The result of this gamble should’ve concluded with the casino saying, “You lost, game over,” but the gamblers replied, “No, we want a do over!”


Congress gave them their quintessential “do-over” in the form of a bailout. They won their business battle, but we lost the country’s subsequent budget war.


Nothing has really changed since the financial crises of 2008. Focus has shifted from Wall Street slightly, but Main Street is still cleaning up the mess from the big party Wall Street threw, in its house, at its expense.


At this point, it may come down to numbers: 2.3 percent ($85 billion) of our total federal budget ($3.8 trillion). For a moment, forget about the hundreds of thousands of people who will be affected. They don’t matter right now. Think of the millions that will be affected once this becomes a pattern for the next ten years. This potential default could literally shut down our government!
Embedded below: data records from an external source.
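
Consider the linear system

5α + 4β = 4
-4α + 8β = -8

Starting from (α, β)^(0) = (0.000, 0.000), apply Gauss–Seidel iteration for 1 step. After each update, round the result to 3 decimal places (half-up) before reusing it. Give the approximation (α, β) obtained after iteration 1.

Iteration 1:
  α = (4 - (4)·0.000) / (5) = 0.800
  β = (-8 - (-4)·0.800) / (8) = -0.600

(0.800, -0.600)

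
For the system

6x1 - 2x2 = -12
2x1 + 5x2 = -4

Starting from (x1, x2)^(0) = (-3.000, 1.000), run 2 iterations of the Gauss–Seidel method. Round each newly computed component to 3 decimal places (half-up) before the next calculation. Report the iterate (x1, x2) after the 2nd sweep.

(-2.044, 0.018)

Iteration 1:
  x1 = (-12 - (-2)·1.000) / (6) = -1.667
  x2 = (-4 - (2)·-1.667) / (5) = -0.133
Iteration 2:
  x1 = (-12 - (-2)·-0.133) / (6) = -2.044
  x2 = (-4 - (2)·-2.044) / (5) = 0.018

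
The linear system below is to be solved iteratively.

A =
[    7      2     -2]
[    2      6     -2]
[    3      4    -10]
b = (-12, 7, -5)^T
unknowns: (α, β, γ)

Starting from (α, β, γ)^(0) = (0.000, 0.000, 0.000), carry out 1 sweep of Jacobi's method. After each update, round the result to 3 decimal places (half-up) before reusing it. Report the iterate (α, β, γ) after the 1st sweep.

Iteration 1:
  α = (-12 - (2)·0.000 - (-2)·0.000) / (7) = -1.714
  β = (7 - (2)·0.000 - (-2)·0.000) / (6) = 1.167
  γ = (-5 - (3)·0.000 - (4)·0.000) / (-10) = 0.500

(-1.714, 1.167, 0.500)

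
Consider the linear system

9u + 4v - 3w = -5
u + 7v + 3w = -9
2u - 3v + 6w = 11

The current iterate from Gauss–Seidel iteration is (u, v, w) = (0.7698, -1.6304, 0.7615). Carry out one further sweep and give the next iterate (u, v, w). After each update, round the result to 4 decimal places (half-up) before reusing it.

(0.4229, -1.6725, 0.8561)

One sweep:
  u = (-5 - (4)·-1.6304 - (-3)·0.7615) / (9) = 0.4229
  v = (-9 - (1)·0.4229 - (3)·0.7615) / (7) = -1.6725
  w = (11 - (2)·0.4229 - (-3)·-1.6725) / (6) = 0.8561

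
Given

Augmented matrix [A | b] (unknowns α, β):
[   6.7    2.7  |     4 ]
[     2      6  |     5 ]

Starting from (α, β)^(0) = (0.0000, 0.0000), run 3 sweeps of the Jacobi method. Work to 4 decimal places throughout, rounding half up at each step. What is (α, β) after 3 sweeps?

Iteration 1:
  α = (4 - (2.7)·0.0000) / (6.7) = 0.5970
  β = (5 - (2)·0.0000) / (6) = 0.8333
Iteration 2:
  α = (4 - (2.7)·0.8333) / (6.7) = 0.2612
  β = (5 - (2)·0.5970) / (6) = 0.6343
Iteration 3:
  α = (4 - (2.7)·0.6343) / (6.7) = 0.3414
  β = (5 - (2)·0.2612) / (6) = 0.7463

(0.3414, 0.7463)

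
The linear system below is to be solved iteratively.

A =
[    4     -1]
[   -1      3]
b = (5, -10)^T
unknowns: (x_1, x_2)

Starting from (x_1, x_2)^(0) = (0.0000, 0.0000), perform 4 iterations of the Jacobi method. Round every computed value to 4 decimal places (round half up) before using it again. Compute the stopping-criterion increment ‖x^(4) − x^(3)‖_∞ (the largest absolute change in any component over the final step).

Iteration 1:
  x_1 = (5 - (-1)·0.0000) / (4) = 1.2500
  x_2 = (-10 - (-1)·0.0000) / (3) = -3.3333
Iteration 2:
  x_1 = (5 - (-1)·-3.3333) / (4) = 0.4167
  x_2 = (-10 - (-1)·1.2500) / (3) = -2.9167
Iteration 3:
  x_1 = (5 - (-1)·-2.9167) / (4) = 0.5208
  x_2 = (-10 - (-1)·0.4167) / (3) = -3.1944
Iteration 4:
  x_1 = (5 - (-1)·-3.1944) / (4) = 0.4514
  x_2 = (-10 - (-1)·0.5208) / (3) = -3.1597
Change: (-0.0694, 0.0347) → max |·| = 0.0694

0.0694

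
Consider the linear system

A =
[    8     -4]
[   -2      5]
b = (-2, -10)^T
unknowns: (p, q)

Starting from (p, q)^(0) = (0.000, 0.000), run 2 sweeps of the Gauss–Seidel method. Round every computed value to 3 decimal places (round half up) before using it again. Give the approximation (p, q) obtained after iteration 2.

Iteration 1:
  p = (-2 - (-4)·0.000) / (8) = -0.250
  q = (-10 - (-2)·-0.250) / (5) = -2.100
Iteration 2:
  p = (-2 - (-4)·-2.100) / (8) = -1.300
  q = (-10 - (-2)·-1.300) / (5) = -2.520

(-1.300, -2.520)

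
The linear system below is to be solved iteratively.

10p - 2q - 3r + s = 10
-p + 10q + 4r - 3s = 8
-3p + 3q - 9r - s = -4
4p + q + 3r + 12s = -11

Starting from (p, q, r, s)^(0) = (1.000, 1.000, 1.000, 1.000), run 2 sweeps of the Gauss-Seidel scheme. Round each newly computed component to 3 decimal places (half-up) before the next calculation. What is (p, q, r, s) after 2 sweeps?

Iteration 1:
  p = (10 - (-2)·1.000 - (-3)·1.000 - (1)·1.000) / (10) = 1.400
  q = (8 - (-1)·1.400 - (4)·1.000 - (-3)·1.000) / (10) = 0.840
  r = (-4 - (-3)·1.400 - (3)·0.840 - (-1)·1.000) / (-9) = 0.147
  s = (-11 - (4)·1.400 - (1)·0.840 - (3)·0.147) / (12) = -1.490
Iteration 2:
  p = (10 - (-2)·0.840 - (-3)·0.147 - (1)·-1.490) / (10) = 1.361
  q = (8 - (-1)·1.361 - (4)·0.147 - (-3)·-1.490) / (10) = 0.430
  r = (-4 - (-3)·1.361 - (3)·0.430 - (-1)·-1.490) / (-9) = 0.300
  s = (-11 - (4)·1.361 - (1)·0.430 - (3)·0.300) / (12) = -1.481

(1.361, 0.430, 0.300, -1.481)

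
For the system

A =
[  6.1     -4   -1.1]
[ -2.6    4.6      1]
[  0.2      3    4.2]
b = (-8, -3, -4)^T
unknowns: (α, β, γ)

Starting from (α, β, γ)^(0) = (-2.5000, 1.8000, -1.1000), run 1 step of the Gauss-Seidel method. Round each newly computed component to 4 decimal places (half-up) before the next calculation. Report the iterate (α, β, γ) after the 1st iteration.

(-0.3295, -0.5993, -0.5086)

Iteration 1:
  α = (-8 - (-4)·1.8000 - (-1.1)·-1.1000) / (6.1) = -0.3295
  β = (-3 - (-2.6)·-0.3295 - (1)·-1.1000) / (4.6) = -0.5993
  γ = (-4 - (0.2)·-0.3295 - (3)·-0.5993) / (4.2) = -0.5086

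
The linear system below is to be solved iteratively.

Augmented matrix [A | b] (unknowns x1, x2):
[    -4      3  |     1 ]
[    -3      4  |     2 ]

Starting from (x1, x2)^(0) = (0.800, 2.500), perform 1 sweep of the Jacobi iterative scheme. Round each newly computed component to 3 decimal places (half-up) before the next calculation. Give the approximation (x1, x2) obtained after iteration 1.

(1.625, 1.100)

Iteration 1:
  x1 = (1 - (3)·2.500) / (-4) = 1.625
  x2 = (2 - (-3)·0.800) / (4) = 1.100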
Are our representatives really that selfish, inept, or is this all about spite towards opposing parties? If it is, this pissing contest has to end now! The overall well being of our country and our credibility as a nation depends on our level of cooperation. A political grudge match does absolutely nothing to help us.


How can we claim our country is the best this planet has to offer when we are willing to risk the general welfare of the public? Our own elected officials are deliberately sabotaging the societal structure of our nation.


The senators, congressmen, and government officials will still have their pension plans and guaranteed salaries, but what about the everyday tax paying, law abiding citizens? What’s left for them?


We saw this kind lack of compassion in ’08 exemplified by the breakdown in collective commitment. We’re seeing the same thing now.


When will our government learn to put childish behavior aside and put America first?  When will this financial nightmare end?